Chronique

Nicole Mitchell Black Earth Ensemble & Ensemble Laborintus

Moments of Fatherhood

Nicole Mitchell (fl) ; Renée Baker (vln) ; David Boykin (st, cl) ; Aruán Ortiz (p) ; Cèsar Carcopino (dm, vib) ; Benjamin Duboc (b) ; Sylvain Kassap (cl) ; Anaïs Moreau (cello)

Label / Distribution : Rogue Art

Puisant son inspiration dans la dignité de photos de familles noires américaines exposées en 1900 par W.E.B. Dubois, Moments of Fatherhood, offert au public en 2015 à l’occasion de ces belles rencontres que mettent en scène le festival Sons d’hiver, est une pure merveille.

Le Black Earth Ensemble, à la tête duquel Nicole Mitchell a enregistré ce disque, n’est que l’une des entités parmi la multitude de ses projets et configurations (Ice Crystal, Sonic Projections, Black Earth Strings, Indigo Trio, Frequency).
A vrai dire, c’est davantage un concept qu’une véritable formation arrêtée, ses éléments allant et venant à l’exception du saxophoniste David Boykin, toujours présent.
A cette équipe s’est cette fois ajoutée une partie de l’ensemble Laborintus du clarinettiste Sylvain Kassap.

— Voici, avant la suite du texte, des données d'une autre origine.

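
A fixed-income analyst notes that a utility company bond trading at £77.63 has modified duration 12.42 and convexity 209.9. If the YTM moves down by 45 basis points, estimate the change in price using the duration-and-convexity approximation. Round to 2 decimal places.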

Par le cumul des projets respectifs de ces deux ensembles, l’un tourné vers la musique afro-américaine, l’autre, bien que partant du jazz, se tournant plus volontiers vers les formes savantes de cette musique qu’on appelle faute de mieux contemporaine, le programme de la rencontre est similaire par l’esprit à une part des ambitions de l’AACM. La vénérable et magnifique association de Chicago, dont on goûte encore régulièrement les merveilles – merci au label RogueArt à ce propos –, fut d’ailleurs dirigée un temps par Nicole Mitchell.

Ce que ce programme peut avoir d’ambitieux et donc d’intimidant est vite balayé par un propos jamais empesé où tout est léger et guilleret.
Dans des miniatures aux complexités aussi folles qu’évidentes, dialoguent des ondulations latines et des flots enchanteurs portés par la dimension chambriste de l’ensemble.
Difficile de détacher un morceau ou de trouver des qualités particulières à tel ou tel : chaque seconde d’écoute est remplie d’idées merveilleuses sans que, magie des auteurs, jamais ne se ressente la sensation de « trop ».
De la profusion et un sens de l’essentiel dans un mélange rare et merveilleux.